In my two latest pieces, though, I’m less predicting the future and more wondering just what that future might bring. First, I took a further look at AMC’s Rubicon: while my review stuck to the reasons why I have my doubts about the series creatively, the column focuses on the ways in which the series seems to clash with AMC’s other drama series, and how the experiment of stealth premiering the show behind Breaking Bad draws attention to that conflict.
Across the Pond: Rubicon vs. Scheduling
There is, of course, no perfect way to experience a series that starts quite as slowly as Rubicon. Even online viewing would also be problematic thanks to the wealth of distractions, and when the show premieres without a lead-in on 1 August it will still face certain challenges. However, AMC learned a lesson in terms of trying to leverage previous success in marketing new series.
In my latest, column meanwhile, I spilled more virtual ink on Treme, specifically addressing some of the claims that the show was a “failure.” I wrote a lot about the show last week, so I’m sure you’re all a bit fatigued about it, but in light of David Simon’s post-season interview with Alan Sepinwall there are some interesting tidbits in terms of why Treme met that response, and why it doesn’t affect the show’s momentum going into its second season.

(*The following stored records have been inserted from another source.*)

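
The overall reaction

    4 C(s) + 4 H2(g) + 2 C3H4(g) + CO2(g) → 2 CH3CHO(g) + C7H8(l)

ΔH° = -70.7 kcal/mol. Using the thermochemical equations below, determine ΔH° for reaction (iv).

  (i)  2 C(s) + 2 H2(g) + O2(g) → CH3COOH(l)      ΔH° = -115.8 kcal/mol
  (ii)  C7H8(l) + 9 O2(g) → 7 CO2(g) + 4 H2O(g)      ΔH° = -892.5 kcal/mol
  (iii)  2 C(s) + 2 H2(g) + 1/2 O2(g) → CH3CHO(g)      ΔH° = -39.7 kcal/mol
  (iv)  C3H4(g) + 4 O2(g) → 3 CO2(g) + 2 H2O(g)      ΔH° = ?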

Across the Pond: Treme vs. Failure
I would argue that Treme is flawed, as The Wire was at points within its run, but I would also argue that its willingness to go out on a narrative limb is bound to fail for some people, and that Simon has nothing to apologize for. No television show, if it’s a particularly good television show, should please everyone, and the freedom of HBO (and other cable networks like Showtime) is that shows like the ones Simon creates have a space where they can evolve at their own pace and afford to lose viewers who aren’t on the same wavelength (or the same rhythm, if you prefer).